Пермские чудеса (Поиски, тайны и гипотезы) - Осокин Василий Николаевич. Страница 21

Как видим, в окончательном варианте ситуация была совсем иной, чем она выступает из черновиков. Князя Д. А. Оболенского уж никак нельзя обвинить в том, что, пересказывая неуцелевшие главы, он был способен их социально заострить! Вместе с тем это чрезвычайно лаконичное его сообщение безусловно доказывает, что Гоголь размышлял над образом Белинского, человека, с которым не раз встречался, да к тому же написавшего ему «громовое» письмо из Зальцбрунна по поводу книги «Выбранные места из переписки с друзьями». Сообщение Оболенского показывает и то, что Гоголь хорошо знал дело Петрашевского, скорбел о сосланных в Сибирь его участниках. Он вряд ли мог не знать, что некоторым из них как раз инкриминировалось публичное чтение, то есть пропаганда письма Белинского к нему, исполненного пламенных освободительных идей.

Не менее ценны и воспоминания Льва Арнольди, который воссоздает неизвестную нам часть второй главы, посвященную обеду в генеральском доме. «Описание этого обеда, — подчеркивал мемуарист, — по моему мнению, было лучшее место второго тома». В той же главе блистательно изображалось хищничество Павла Ивановича Чичикова, мошенническую натуру которого ничто не могло изменить. Вот Чичиков ловко примирил Тентетникова с генералом Бетрищевым, а следовательно, восстановил отношения молодого помещика с дочерью генерала, Уленькой, в которую он, Тентетников, был влюблен. Тентетников наверху блаженства. «Мастерскою кистью был описан… сад, каждая ветка на деревьях, палящий зной в воздухе, кузнечики в траве и все насекомые, и наконец все то, что чувствовал Тентетников, счастливый, любящий и взаимно любимый.
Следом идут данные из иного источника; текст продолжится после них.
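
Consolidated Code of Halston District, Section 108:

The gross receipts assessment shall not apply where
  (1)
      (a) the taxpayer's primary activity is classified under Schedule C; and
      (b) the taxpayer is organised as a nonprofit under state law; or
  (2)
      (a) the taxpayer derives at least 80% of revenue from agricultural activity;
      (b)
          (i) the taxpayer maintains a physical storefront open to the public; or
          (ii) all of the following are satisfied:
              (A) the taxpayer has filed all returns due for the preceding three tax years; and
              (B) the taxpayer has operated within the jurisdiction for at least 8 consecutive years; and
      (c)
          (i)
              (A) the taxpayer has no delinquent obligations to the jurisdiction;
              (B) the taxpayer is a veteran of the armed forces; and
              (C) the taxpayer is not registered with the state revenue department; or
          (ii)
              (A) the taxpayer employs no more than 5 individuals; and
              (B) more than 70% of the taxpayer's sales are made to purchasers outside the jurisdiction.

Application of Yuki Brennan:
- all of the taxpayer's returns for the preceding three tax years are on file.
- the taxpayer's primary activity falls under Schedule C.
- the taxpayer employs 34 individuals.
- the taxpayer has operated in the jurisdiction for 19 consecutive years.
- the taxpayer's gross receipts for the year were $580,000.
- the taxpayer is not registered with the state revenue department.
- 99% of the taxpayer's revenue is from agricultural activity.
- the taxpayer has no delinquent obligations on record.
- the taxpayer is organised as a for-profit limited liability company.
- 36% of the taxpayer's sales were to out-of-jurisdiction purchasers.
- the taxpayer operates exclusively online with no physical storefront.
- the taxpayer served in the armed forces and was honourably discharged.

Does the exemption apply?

(a) Schedule C activity — satisfied.
(b) nonprofit — fails.
(1) = T AND F = false.
(a) ≥80% agricultural — satisfied.
(i) has storefront — not met.
(A) returns current — holds.
(B) ≥ 8 yrs in jurisdiction — holds.
(ii) = T AND T = true.
(b): F OR T → true.
(A) no delinquency — satisfied.
(B) veteran — satisfied.
(C) not (state-registered) — met.
(i): T AND T AND T → true.
(A) ≤ 5 employees — not met.
(B) >70% out-of-jur. sales — fails.
So (ii) is not satisfied (F AND F).
(c) = T OR F = true.
(2): T AND T AND T → true.
Overall: F OR T → true.

Yes — exempt.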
Я живо помню, что это описание было так хорошо, в нем было столько силы, колорита, поэзии, что у меня захватывало дыхание. Гоголь читал превосходно! В избытке чувств от полноты счастья Тентетников плакал и тут же поклялся посвятить всю свою жизнь своей невесте. В эту минуту в конце аллеи показывается Чичиков. Тентетников бросился к нему на шею и благодарит его. „Вы мой благодетель, вам обязан я моим счастьем; чем могу возблагодарить вас?.. Всей моей жизни мало для этого…“ У Чичикова в голове тотчас блеснула своя мысль. „Я ничего для вас не сделал, это случай, — отвечал он, — но вы легко можете отблагодарить меня…“ Тут Чичиков рассказывает о своем мнимом дяде, о том, что ему необходимо хотя на бумаге иметь триста душ. „Я вам на бумаге отдам все мои триста душ, и вы можете показать наше условие вашему дядюшке, а после, когда получите от него имение, мы уничтожим купчую“. Чичиков остолбенел от удивления! „Как, вы не боитесь сделать это? Вы не боитесь, что я могу вас обмануть… употребить во зло ваше доверие?“ Но Тентетников не дал ему кончить. „Как, — воскликнул он, — сомневаться в вас, которому я обязан более чем жизнию!“ Тут они обнялись, и дело было решено между ними. Чичиков заснул сладко в этот вечер».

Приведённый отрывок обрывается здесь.